3) Les hommes vivent mal le fait de devoir se plier à des règles. L’état de nature, le paradis où l’homme ne connaît pas encore les fruits de l’arbre de la connaissance du bien et du mal ou encore l’âge d’or, autant de conceptions de l’innocence qui aurait dispensé une humanité première de tout effort. Le serpent, les dieux ou la nécessité en ont décidé autrement. L’homme s’est cultivé. Et sans cette culture il ressemblerait plutôt à un animal ou à un simple d’esprit. Toutefois, on ne peut pas se représenter autrement l’homme que comme doué de raison. Il semble donc qu’il puisse naturellement en user et que la culture ne lui soit pas indispensable. Ce qui amène à se demander en quoi selon Hegel la culture est indispensable pour les hommes.

 

Il est clair que la culture est indispensable pour que les hommes apprennent la connaissance du bien et du mal. En effet, l’état de nature, c’est la représentation des hommes avant toute éducation. Donc les hommes dans cet état n’ont aucune connaissance. Ils ne savent pas comment agir les uns vis-à-vis des autres. C’est donc par la culture, c’est-à-dire par l’éducation qu’ils peuvent sortir de l’état de nature et acquérir le vouloir raisonnable qui leur permet d’être véritablement des hommes.
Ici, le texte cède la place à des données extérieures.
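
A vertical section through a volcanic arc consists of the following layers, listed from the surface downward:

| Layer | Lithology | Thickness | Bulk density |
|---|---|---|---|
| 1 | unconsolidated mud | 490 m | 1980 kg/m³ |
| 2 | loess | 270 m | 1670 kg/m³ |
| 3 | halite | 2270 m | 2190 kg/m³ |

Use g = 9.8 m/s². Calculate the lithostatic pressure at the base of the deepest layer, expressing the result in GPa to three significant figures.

unconsolidated mud: 1980 kg/m³ × 9.8 m/s² × 490 m = 9.508×10^6 Pa = 9.508×10^-3 GPa
loess: 1670 kg/m³ × 9.8 m/s² × 270 m = 4.419×10^6 Pa = 4.419×10^-3 GPa
halite: 2190 kg/m³ × 9.8 m/s² × 2270 m = 4.872×10^7 Pa = 0.04872 GPa
Total = 9.508×10^-3 + 4.419×10^-3 + 0.04872 = 0.062646 GPa

0.0626 GPa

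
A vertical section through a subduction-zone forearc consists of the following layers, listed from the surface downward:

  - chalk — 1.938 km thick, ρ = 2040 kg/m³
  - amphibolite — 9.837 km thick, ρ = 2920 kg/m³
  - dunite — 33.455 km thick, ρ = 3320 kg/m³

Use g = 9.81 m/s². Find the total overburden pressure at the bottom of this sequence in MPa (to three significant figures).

1410 MPa

chalk: 2040 kg/m³ × 9.81 m/s² × 1938 m = 3.878×10^7 Pa = 38.78 MPa
amphibolite: 2920 kg/m³ × 9.81 m/s² × 9837 m = 2.818×10^8 Pa = 281.8 MPa
dunite: 3320 kg/m³ × 9.81 m/s² × 33455 m = 1.090×10^9 Pa = 1090 MPa
Total = 38.78 + 281.8 + 1090 = 1410.2 MPa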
Cependant, pour leur apprendre le bien et le mal il leur faut des hommes qui eux-mêmes ont été éduqués et ainsi de suite à l’infini. Dès lors, la culture est-elle absolument indispensable à l’homme selon Hegel ? La sortie de l’état de nature n’est-elle pas naturelle ?

 

C’est qu’en effet, Hegel admet que les hommes doivent sortir de l’état de nature. Il ne dit pas que cette sortie doit être l’effet de la culture. On peut donc penser que les hommes se décident, en constatant les inconvénients de l’état de nature, à en sortir en se mettant d’accord pour obéir à certaines lois.

Or, les hommes usent de violence et de ruse entre eux selon Hegel. Ils ne peuvent donc se faire confiance. Par conséquent, la culture n’est-elle pas indispensable ? Et qu’entendre par là ?

 

S’il est vrai que les hommes sont inégaux, alors certains hommes ne peuvent pas ne pas dominer les autres et ainsi créer des sociétés où la force et la ruse dominent. Dès lors, les autres hommes sont contraints à l’obéissance. Ils apprennent donc à se maîtriser. Dès lors, leur raison peut prendre le dessus. Les hommes peuvent ainsi en arriver à tenter de changer l’ordre des choses pour que règne le seul vouloir raisonnable.

 

Ainsi la culture est bien indispensable à l’homme. Hegel l’a montré en réfutant la thèse de l’état de nature comme état parfait de l’homme du point de vue existentiel et moral. La violence physique et intellectuelle de l’homme ne peut finalement que l’amener à apprendre à ses dépens qu’il doit user de la raison dont la nature l’a dotée.